Now, more than ever, we must display our cultivation and education, of which so few proofs have been offered, by setting aside violence and coercion and neither using nor abusing the use of force. Let the latter become the final symptom of the lack of conscience on the part of the bosses, as it is widely known that whenever they are presented with the just demands of the workers, they see a terrifying specter and immediately turn to bayonets, rifles, and men in uniform. They cannot be too certain of the justice of their cause when they resort to such measures.
Let us counter the strength of arms with the strength of our arguments, the righteousness of our conduct, and the integrity of our actions, and victory shall be ours. —The strike committee.
The manifesto speaks for itself. It tells workers to “love one another,” and leaves the use of force, of “bayonets, rifles, and men in uniform” to the bosses, who of course will use them, surpassing all expectations. Such as when Commissioner Micheri bends his saber out of shape by beating chilotes who speak of nothing but love for their fellow man. And when Varela orders his men to open fire on this shapeless mass of wretches, let us then remember the phrase about countering “the strength of arms with the strength of our arguments.”

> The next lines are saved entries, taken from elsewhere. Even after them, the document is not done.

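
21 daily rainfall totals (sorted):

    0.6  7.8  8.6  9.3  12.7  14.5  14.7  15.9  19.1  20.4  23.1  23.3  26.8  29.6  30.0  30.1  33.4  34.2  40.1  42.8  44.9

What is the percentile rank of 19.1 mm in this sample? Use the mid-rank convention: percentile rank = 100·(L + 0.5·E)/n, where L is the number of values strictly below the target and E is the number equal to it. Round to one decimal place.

Count below 19.1: L = 8; count equal: E = 1; n = 21.
Percentile rank = 100·(8 + 0.5·1)/21 = 100·8.5/21 = 40.48.

40.5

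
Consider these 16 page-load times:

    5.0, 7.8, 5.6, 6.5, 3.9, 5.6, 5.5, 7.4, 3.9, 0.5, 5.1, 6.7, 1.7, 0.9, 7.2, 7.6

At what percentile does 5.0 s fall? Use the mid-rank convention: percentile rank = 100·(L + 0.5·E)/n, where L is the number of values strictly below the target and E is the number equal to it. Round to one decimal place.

Sorted: 0.5, 0.9, 1.7, 3.9, 3.9, 5.0, 5.1, 5.5, 5.6, 5.6, 6.5, 6.7, 7.2, 7.4, 7.6, 7.8.
Count below 5.0: L = 5; count equal: E = 1; n = 16.
Percentile rank = 100·(5 + 0.5·1)/16 = 100·5.5/16 = 34.38.

34.4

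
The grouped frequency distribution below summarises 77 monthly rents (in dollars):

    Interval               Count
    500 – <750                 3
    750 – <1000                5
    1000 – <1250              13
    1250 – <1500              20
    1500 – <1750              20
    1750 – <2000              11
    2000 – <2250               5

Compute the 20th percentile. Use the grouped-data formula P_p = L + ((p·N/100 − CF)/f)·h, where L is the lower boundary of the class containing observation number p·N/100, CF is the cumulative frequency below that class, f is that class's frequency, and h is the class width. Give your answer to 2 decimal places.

N = 77; target position k = 20/100 · 77 = 15.4.
Cumulative frequencies: 3, 8, 21, 41, 61, 72, 77.
Observation 15.4 falls in the class 1000 – <1250.
L = 1000, CF = 8, f = 13, h = 250.
P20 = 1000 + ((15.4 − 8)/13)·250 = 1000 + 142.308 = 1142.31.

1142.31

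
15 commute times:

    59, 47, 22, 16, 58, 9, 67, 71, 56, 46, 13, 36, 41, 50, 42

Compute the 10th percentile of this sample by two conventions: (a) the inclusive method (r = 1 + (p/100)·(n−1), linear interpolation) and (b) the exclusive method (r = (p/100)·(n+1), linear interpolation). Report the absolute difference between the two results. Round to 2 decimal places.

2.80

Sorted: 9, 13, 16, 22, 36, 41, 42, 46, 47, 50, 56, 58, 59, 67, 71.
n = 15.
(a) r = 2.4; between ranks 2 (13) and 3 (16): 14.2.
(b) r = 1.6; between ranks 1 (9) and 2 (13): 11.4.
|14.2 − 11.4| = 2.8.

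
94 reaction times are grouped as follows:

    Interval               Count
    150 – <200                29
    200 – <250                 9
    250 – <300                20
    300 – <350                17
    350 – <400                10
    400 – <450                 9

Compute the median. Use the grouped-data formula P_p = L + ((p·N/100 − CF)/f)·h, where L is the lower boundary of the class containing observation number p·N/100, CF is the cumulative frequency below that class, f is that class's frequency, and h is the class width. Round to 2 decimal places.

N = 94; target position k = 50/100 · 94 = 47.
Cumulative frequencies: 29, 38, 58, 75, 85, 94.
Observation 47 falls in the class 250 – <300.
L = 250, CF = 38, f = 20, h = 50.
P50 = 250 + ((47 − 38)/20)·50 = 250 + 22.5 = 272.5.

272.50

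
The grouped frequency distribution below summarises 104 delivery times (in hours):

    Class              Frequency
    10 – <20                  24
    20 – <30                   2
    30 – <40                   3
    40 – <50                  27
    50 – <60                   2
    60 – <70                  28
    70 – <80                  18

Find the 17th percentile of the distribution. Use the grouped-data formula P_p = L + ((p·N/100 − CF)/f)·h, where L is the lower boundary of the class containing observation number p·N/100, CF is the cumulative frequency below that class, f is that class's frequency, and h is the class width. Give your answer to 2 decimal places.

17.37

N = 104; target position k = 17/100 · 104 = 17.68.
Cumulative frequencies: 24, 26, 29, 56, 58, 86, 104.
Observation 17.68 falls in the class 10 – <20.
L = 10, CF = 0, f = 24, h = 10.
P17 = 10 + ((17.68 − 0)/24)·10 = 10 + 7.36667 = 17.3667.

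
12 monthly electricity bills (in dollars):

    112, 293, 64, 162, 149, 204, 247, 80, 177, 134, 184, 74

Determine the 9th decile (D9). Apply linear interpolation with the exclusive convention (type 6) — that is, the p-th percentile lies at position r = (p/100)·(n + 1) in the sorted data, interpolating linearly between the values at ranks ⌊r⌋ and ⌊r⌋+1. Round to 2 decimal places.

Sorted: 64, 74, 80, 112, 134, 149, 162, 177, 184, 204, 247, 293.
n = 12.
r = (90/100)·(12 + 1) = 11.7.
Rank 11 is 247 and rank 12 is 293.
Interpolate: 247 + 0.7·(293 − 247) = 247 + 0.7·46 = 279.2.

279.20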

As the days slip by, the atmosphere south of the Río Santa Cruz becomes increasingly tense. The strike shows no sign of lifting and the landowners continue to worry. On November 24th, the latter head down to the port to receive two “wealthy landowners and influential businessmen,” as La Unión refers to them. They are none other than Mauricio Braun and Alejandro Menéndez Behety, stopping by on the steamship Argentino on their way to Punta Arenas for the unveiling of a monument to Magellan donated by Don José Menéndez.

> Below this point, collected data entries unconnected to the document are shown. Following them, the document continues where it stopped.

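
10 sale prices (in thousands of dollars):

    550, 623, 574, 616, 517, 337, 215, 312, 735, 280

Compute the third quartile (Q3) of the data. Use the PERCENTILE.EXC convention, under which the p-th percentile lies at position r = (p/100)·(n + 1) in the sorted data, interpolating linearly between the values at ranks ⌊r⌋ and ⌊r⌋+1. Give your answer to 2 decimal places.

Sorted: 215, 280, 312, 337, 517, 550, 574, 616, 623, 735.
n = 10.
r = (75/100)·(10 + 1) = 8.25.
Rank 8 is 616 and rank 9 is 623.
Interpolate: 616 + 0.25·(623 − 616) = 616 + 0.25·7 = 617.75.

617.75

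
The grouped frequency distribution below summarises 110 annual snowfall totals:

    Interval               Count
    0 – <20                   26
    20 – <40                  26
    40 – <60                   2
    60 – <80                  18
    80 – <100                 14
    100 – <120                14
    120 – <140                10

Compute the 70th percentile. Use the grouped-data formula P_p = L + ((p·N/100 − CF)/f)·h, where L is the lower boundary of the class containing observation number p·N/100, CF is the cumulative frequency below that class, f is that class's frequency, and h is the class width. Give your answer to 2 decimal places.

N = 110; target position k = 70/100 · 110 = 77.
Cumulative frequencies: 26, 52, 54, 72, 86, 100, 110.
Observation 77 falls in the class 80 – <100.
L = 80, CF = 72, f = 14, h = 20.
P70 = 80 + ((77 − 72)/14)·20 = 80 + 7.14286 = 87.1429.

87.14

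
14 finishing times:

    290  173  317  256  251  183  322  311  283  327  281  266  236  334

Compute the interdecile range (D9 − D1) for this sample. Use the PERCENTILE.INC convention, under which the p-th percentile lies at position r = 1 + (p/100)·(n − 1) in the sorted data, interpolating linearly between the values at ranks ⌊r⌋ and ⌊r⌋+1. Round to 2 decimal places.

126.60

Sorted: 173, 183, 236, 251, 256, 266, 281, 283, 290, 311, 317, 322, 327, 334.
n = 14.
P10: r = 2.3; ranks 2–3 are 183, 236; interpolating gives 198.9.
P90: r = 12.7; ranks 12–13 are 322, 327; interpolating gives 325.5.
Difference: 325.5 − 198.9 = 126.6.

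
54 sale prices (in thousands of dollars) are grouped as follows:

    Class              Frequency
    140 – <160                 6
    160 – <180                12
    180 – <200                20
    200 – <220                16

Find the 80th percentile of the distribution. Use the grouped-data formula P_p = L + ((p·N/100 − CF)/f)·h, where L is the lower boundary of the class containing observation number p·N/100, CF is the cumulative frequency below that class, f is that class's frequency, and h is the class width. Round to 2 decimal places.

N = 54; target position k = 80/100 · 54 = 43.2.
Cumulative frequencies: 6, 18, 38, 54.
Observation 43.2 falls in the class 200 – <220.
L = 200, CF = 38, f = 16, h = 20.
P80 = 200 + ((43.2 − 38)/16)·20 = 200 + 6.5 = 206.5.

206.50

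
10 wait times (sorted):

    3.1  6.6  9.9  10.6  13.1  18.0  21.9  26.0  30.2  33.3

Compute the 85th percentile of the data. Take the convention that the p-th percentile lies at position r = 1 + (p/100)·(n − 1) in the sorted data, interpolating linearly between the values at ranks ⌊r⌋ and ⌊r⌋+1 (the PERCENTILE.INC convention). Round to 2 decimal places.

28.73

n = 10.
r = 1 + (85/100)·(10 − 1) = 1 + 7.65 = 8.65.
Rank 8 is 26.0 and rank 9 is 30.2.
Interpolate: 26.0 + 0.65·(30.2 − 26.0) = 26.0 + 0.65·4.2 = 28.73.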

They come bringing good news: workers recruited in Buenos Aires are on their way to replace their disobedient counterparts.

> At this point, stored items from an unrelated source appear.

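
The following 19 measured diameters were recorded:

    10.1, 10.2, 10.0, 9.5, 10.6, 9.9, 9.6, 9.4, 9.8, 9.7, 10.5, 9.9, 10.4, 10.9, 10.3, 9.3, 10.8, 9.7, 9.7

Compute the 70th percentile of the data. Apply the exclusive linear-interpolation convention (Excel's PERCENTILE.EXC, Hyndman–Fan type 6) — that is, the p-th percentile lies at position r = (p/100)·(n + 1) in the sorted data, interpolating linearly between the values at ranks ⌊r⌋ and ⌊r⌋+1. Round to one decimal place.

10.3

Sorted: 9.3, 9.4, 9.5, 9.6, 9.7, 9.7, 9.7, 9.8, 9.9, 9.9, 10.0, 10.1, 10.2, 10.3, 10.4, 10.5, 10.6, 10.8, 10.9.
n = 19.
r = (70/100)·(19 + 1) = 14.
r is an integer, so P70 is the value at rank 14: 10.3.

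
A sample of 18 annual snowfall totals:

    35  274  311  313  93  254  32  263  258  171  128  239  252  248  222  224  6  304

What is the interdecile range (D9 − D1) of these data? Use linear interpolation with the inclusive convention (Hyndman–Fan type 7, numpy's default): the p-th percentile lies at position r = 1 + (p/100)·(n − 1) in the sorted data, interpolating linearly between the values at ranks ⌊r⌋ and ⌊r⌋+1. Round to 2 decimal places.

Sorted: 6, 32, 35, 93, 128, 171, 222, 224, 239, 248, 252, 254, 258, 263, 274, 304, 311, 313.
n = 18.
P10: r = 2.7; ranks 2–3 are 32, 35; interpolating gives 34.1.
P90: r = 16.3; ranks 16–17 are 304, 311; interpolating gives 306.1.
Difference: 306.1 − 34.1 = 272.

272.00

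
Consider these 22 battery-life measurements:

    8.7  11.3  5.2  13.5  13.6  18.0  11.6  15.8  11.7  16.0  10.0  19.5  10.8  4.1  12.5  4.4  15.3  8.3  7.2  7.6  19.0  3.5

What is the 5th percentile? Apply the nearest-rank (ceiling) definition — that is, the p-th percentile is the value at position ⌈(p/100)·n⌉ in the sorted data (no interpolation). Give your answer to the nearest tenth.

4.1

Sorted: 3.5, 4.1, 4.4, 5.2, 7.2, 7.6, 8.3, 8.7, 10.0, 10.8, 11.3, 11.6, 11.7, 12.5, 13.5, 13.6, 15.3, 15.8, 16.0, 18.0, 19.0, 19.5.
n = 22.
Position = ⌈5/100 · 22⌉ = ⌈1.1⌉ = 2.
The value at rank 2 is 4.1.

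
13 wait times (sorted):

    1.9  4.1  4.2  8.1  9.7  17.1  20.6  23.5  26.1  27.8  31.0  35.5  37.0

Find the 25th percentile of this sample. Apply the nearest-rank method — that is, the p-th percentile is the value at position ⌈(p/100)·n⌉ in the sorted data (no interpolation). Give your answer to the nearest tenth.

8.1

n = 13.
Position = ⌈25/100 · 13⌉ = ⌈3.25⌉ = 4.
The value at rank 4 is 8.1.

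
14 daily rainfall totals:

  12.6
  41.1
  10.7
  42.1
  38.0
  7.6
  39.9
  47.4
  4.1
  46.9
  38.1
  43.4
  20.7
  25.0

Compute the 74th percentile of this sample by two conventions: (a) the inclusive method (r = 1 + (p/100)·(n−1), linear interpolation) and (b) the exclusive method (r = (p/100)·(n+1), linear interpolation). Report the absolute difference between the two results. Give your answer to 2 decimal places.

0.51

Sorted: 4.1, 7.6, 10.7, 12.6, 20.7, 25.0, 38.0, 38.1, 39.9, 41.1, 42.1, 43.4, 46.9, 47.4.
n = 14.
(a) r = 10.62; between ranks 10 (41.1) and 11 (42.1): 41.72.
(b) r = 11.1; between ranks 11 (42.1) and 12 (43.4): 42.23.
|41.72 − 42.23| = 0.51.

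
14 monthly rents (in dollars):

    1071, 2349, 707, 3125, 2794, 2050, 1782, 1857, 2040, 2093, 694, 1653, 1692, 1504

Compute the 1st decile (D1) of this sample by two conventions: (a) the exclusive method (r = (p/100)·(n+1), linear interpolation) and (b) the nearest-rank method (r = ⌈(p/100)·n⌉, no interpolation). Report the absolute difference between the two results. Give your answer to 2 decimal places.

Sorted: 694, 707, 1071, 1504, 1653, 1692, 1782, 1857, 2040, 2050, 2093, 2349, 2794, 3125.
n = 14.
(a) r = 1.5; between ranks 1 (694) and 2 (707): 700.5.
(b) the nearest-rank method: rank 2 → 707.
|700.5 − 707| = 6.5.

6.50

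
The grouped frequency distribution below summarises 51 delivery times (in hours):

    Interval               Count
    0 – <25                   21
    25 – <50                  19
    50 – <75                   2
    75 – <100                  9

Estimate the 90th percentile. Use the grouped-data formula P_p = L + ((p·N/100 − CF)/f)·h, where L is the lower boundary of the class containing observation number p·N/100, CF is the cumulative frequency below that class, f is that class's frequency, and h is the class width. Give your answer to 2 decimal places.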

La Unión pompously announces the establishment of the Free Labor Association, a sort of union of right-thinking, deferential workers:
A large number of workers from throughout the region have taken the initiative to found a Free Labor Association, allowing the working man, currently tyrannized by the absurd sectarianism of malicious, belligerent gangs, to exercise his freedom to adjust his conduct to his circumstances and interests.
Antonio Soto is unsettled by this offensive, but he has someone to cover his back: that mysterious individual known as El 68, who fluently speaks the language of gunfire.
So when the first “free” workers arrive from Buenos Aires and head towards the Douglas ranch to replace the strikers—traveling under police escort—they are met by armed horsemen at a place along the road to Punta Arenas known as Bajada de Clark. The horsemen fire into the air, disappearing and reappearing like guerrillas. The scare is so great that the tractors carrying the strikebreakers and their police escorts immediately turn around and head back towards Río Gallegos. Correa Falcón immediately orders Commissioner Ritchie to patrol the area with four cars and fifteen policemen. But they simply waste gasoline—there’s no trace left of the rebel gauchos.